Голованов закуривает снова, предварительно исследовав мундштук сигареты на прочность; в глазах у него — смешинки, может, несколько смущенные.
— В обкоме один товарищ в таких случаях так говорит: вопроса больше нет. — И деликатно, вроде бы не настаивая, спрашивает: — Андрей Андреевич, если все-таки не секрет: а причина?
— Сорвался, конечно, — просто отвечает Буров. — Старший мой, вы знаете, — на полуострове Даманском… А в среду в областной больнице младшему операцию сделали. Гнойный перитонит. Жена там с ним. Позвонила, говорит — плохо. Тут еще без дождей без этих — муторно. Все в ту же кучу. Пришел домой — один, как кулик на болоте. Начал обед собирать — бутылка-то и подвернулась. Час-другой, думал, забудусь, усну — понадобилось документы в банк подписать. Верно, выходит, зубоскалят: один выпил — пьянка, десять человек, под каким-нибудь предлогом, — не пьянка, а мероприятие. Сейчас-то парень на поправку пошел — вечером с женой разговаривали. А то уж лететь к нему собирался…
Все это Буров произносит на одной интонации, ничего не выделяя — как привык, наверно, и в жизни ничего не делить на свое и не свое. Голованов молча слушает, перегоняя сигарету из одного угла рта в другой, — сдерживая себя, кажется.
— Вопроса больше нет, — повторяет он свою шутку, но теперь она звучит по-другому: жестковато; насколько я понимаю, разговор этот будет продолжен — без Бурова.
— Вопрос есть, Иван Константинович, — не соглашается тот. — Пора это кресло кому помоложе занять. Сколько мог — выкладывался. Отпустите — подобру-поздорову.

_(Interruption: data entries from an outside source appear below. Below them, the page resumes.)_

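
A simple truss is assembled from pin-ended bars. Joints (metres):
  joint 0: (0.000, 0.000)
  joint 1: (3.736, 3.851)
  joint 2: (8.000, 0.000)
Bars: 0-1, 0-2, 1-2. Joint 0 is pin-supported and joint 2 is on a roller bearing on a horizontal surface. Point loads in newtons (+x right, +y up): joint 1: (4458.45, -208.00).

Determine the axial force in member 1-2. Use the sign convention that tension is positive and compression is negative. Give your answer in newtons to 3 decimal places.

N=3 nodes, M=3 members, R=3 reactions → 2N=6, M+R=6
member 0 (0-1): L=5.3654, (cx,cy)=(0.6963,0.7177)
member 1 (0-2): L=8.0000, (cx,cy)=(1.0000,0.0000)
member 2 (1-2): L=5.7456, (cx,cy)=(0.7421,-0.6703)
solve A·x = −loads:
  F[0-1] = +2835.7286 N (tension)
  F[0-2] = +2483.9072 N (tension)
  F[1-2] = -3346.9822 N (compression)
  Rx@0 = -4458.4500 N
  Ry@0 = -2035.3224 N
  Ry@2 = +2243.3224 N

-3346.982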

— Хорош номер! — возмущается Голованов. — В такой год, в беде — можно сказать, хозяйство бросить! Как же это, Андрей Андреич, а?
Буров усмехается так, будто Голованов сказал несуразицу.
— Не поняли, Иван Константинович. Дезертиром никогда не был. Год, конечно, закончим — сбалансируем. А уж с нового — отпустите. Шестьдесят три скоро. Иные мои погодки — на вечной уж пенсии.
— Ну, до нового-то дожить надо! Тогда и думать будем, — повеселев, с несвойственной ему беспечностью, беззаботностью отмахивается Голованов; и, вероятно, для того, чтобы спять какое-то напряжение, — совершенно неожиданно для меня спрашивает: — Андрей Андреич, а вы Орлова — знали?
Удивлен таким переходом и Буров — на секунду его рыжеватые брови зависают над позолоченными ободками очков; все черты его суховатого лица как бы отмякают, добреют.
— Сергей Николаича?.. Еще бы не знал! Его весь район знал. А я, может, побольше других. Хотя и встречались-то с ним считанные разы. В сорок четвертом в одном госпитале, в одной палате лежали.
— Что — серьезно? — Голованов, по-моему, радуется больше из-за меня — незаметно, совсем по-мальчишески подмигивая и этим же вопросом подогревая Бурова.
— При мне его и демобилизовали. Мо-гучий мужик был!.. Начнут, бывало, белье менять — уж на что ко всему привычные, и то не по себе станет. Живого места нет — весь исполосован! Два раза до этого в госпитале лежал, и опять на фронт. Одно дело, конечно, — молодые были. Другое — что тогда, правда, как на собаках на нас зарастало. А уж с третьего раза — подчистую. Рука у него левая парализована была. Как в палате угомонятся, притихнут, он на койке сядет и давай ее правой, здоровой, как складной метр складывать да раскладывать — все разрабатывал.
— Вспоминали про Загорово? — теперь уже я, жадничая, лихорадочно прикидывая, как бы чего не упустить, начинаю выпытывать у Бурова.
— Эх, еще бы — два загоровца чуть не рядышком на койках! Ночи в госпитале длинные — лежали зимой. Меня-то после нового года привезли, а он — пораньше. Так за одну такую ночь мы, бывало, в мыслях — само собой — на всех загоровских скамейках посидим. Всех щурят в речке переловим!.. Признаться, чудно мне тогда немножко казалось. Молодой мужик, боевой офицер — всю войну под огнем мосты рвал да наводил. А в разговоре — чуть что — про детишек. Про детдомовских. Какие, мол, хорошие пацанята растут. Что вернется — и опять к ним. Про то, что ничего выше-то их нет — детей. Что и война эта — за них же, за детей, за их будущее. Слова, конечно, позабыл, а содержание — точно. Потом-то и я, конечно, понял: правильно все это. А он и тогда понимал, видел — даром что помоложе нас был. Мы ведь тогда, выздоравливающие, чем больше интересовались? С подходящей бабенкой познакомиться. А не тем, что после такого знакомства получиться может.